California continues its quest to make sharp cuts in greenhouse-gas emissions, and this time the ships that bring a large chunk of imports into the United States from Asia are the target.
The California Air Resources Board approved a regulation Thursday, Nov. 15, that they say will reduce harmful emissions from commercial harbor craft by 50 percent by the year 2015.
The new rule requires older engines in use on ferries, excursion vessels, tugboats and towboats to be replaced with newer and cleaner burning engines beginning in 2009.
“Today’s board action brings new protection to the thousands of Californians who live and work in port communities,” said CARB Chair Mary Nichols. “While harbor craft play a vital role at our ports and along our coast, they also contribute significantly to air emissions most responsible for premature death, respiratory illnesses and increased risk of heart disease. With today’s vote, ARB is now regulating yet another diesel source that has fouled California’s air for years.”
CARB estimates that three tons of diesel soot and 73 tons of nitrogen oxides are emitted from commercial harbor craft engines daily.
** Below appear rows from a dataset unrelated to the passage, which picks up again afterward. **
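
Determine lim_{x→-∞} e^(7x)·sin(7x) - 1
Evaluate the dominant behaviour as x → -∞; each term tends to a finite value or vanishes.
Limit = -1.

Final answer: -1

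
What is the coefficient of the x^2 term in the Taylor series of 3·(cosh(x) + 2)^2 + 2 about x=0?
Expand to order 2: 3·(cosh(x) + 2)^2 + 2 = 9·x^2 + 29 + O(x^3).
The coefficient of x^2 is 9.

Final answer: 9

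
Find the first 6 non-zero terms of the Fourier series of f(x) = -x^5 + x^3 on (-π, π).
(-252 - 2·π^4 + 42·π^2)·sin(x) + (-6·π^2 + 9 + π^4)·sin(2·x) + (-2·π^4/3 - 116/81 + 58·π^2/27)·sin(3·x) + (-9·π^2/8 + 27/64 + π^4/2)·sin(4·x) + (-2·π^4/5 - 108/625 + 18·π^2/25)·sin(5·x) + (-14·π^2/27 + 7/81 + π^4/3)·sin(6·x)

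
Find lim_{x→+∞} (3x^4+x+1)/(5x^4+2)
This is an ∞/∞ indeterminate form as x → +∞.
Divide numerator and denominator by x^4 and let the lower-order terms vanish; the leading terms give 3/5.
Limit = 3/5.

Final answer: 3/5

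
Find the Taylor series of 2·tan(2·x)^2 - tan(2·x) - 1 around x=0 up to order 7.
-2176·x^7/315 + 2176·x^6/45 - 64·x^5/15 + 64·x^4/3 - 8·x^3/3 + 8·x^2 - 2·x - 1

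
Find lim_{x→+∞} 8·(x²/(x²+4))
Evaluate the dominant behaviour as x → +∞; each term tends to a finite value or vanishes.
Limit = 8.

Final answer: 8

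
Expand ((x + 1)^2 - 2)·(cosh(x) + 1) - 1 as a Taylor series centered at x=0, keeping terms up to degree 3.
x^3 + 3·x^2/2 + 4·x - 3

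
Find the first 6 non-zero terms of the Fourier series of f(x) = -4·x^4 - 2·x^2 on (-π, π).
(-184 + 32·π^2)·cos(x) + (10 - 8·π^2)·cos(2·x) + (-40/27 + 32·π^2/9)·cos(3·x) + (1/4 - 2·π^2)·cos(4·x) + (8/625 + 32·π^2/25)·cos(5·x) - 4·π^4/5 - 2·π^2/3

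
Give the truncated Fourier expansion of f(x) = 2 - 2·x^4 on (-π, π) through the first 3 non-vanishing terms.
(-96 + 16·π^2)·cos(x) + (6 - 4·π^2)·cos(2·x) - 2·π^4/5 + 2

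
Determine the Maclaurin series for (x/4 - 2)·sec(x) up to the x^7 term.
61·x^7/2880 - 61·x^6/360 + 5·x^5/96 - 5·x^4/12 + x^3/8 - x^2 + x/4 - 2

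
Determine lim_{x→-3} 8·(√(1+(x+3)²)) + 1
Direct substitution at x = -3 gives 9.

Final answer: 9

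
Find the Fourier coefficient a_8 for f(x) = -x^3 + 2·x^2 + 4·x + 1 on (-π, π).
a_8 = (1/π) ∫_{-π}^{π} f(x)·cos(8x) dx.
Evaluate the integral (use parity and integration by parts as needed): a_8 = 1/8.

Final answer: 1/8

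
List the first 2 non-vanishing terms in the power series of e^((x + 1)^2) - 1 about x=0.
2·e·x - 1 + e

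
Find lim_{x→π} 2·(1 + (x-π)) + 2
Direct substitution at x = π gives 4.

Final answer: 4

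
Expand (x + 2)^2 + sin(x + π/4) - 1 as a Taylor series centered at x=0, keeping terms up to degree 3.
-√(2)·x^3/12 + x^2·(1 - √(2)/4) + x·(√(2)/2 + 4) + √(2)/2 + 3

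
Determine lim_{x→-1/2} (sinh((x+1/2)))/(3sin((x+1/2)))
Both numerator and denominator → 0 as x → -1/2; this is a 0/0 indeterminate form.
Expand each to leading order near x = -1/2: numerator ~ (x + 1/2), denominator ~ 3·(x + 1/2).
The limit of the ratio is 1/3.

Final answer: 1/3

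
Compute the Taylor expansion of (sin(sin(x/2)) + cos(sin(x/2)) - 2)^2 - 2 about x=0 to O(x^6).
11·x^5/640 - 5·x^4/96 - x^3/24 + x^2/2 - x - 1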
Truckers are familiar with the series of rules CARB has approved and considered in recent years, including next year’s ban on idling longer than five minutes.
In December, CARB is scheduled to consider approving a port drayage truck plan that would require all truck engines in the state to be 2007 emissions compliant by 2014.
The ports of Long Beach and Los Angeles have each adopted a similar plan, though it would require all trucks entering the ports to be 2007 emissions compliant by 2012.
OOIDA has expressed concern that all three port plans could interfere with long-haul truckers outside of California who need port access to pickup and deliver loads.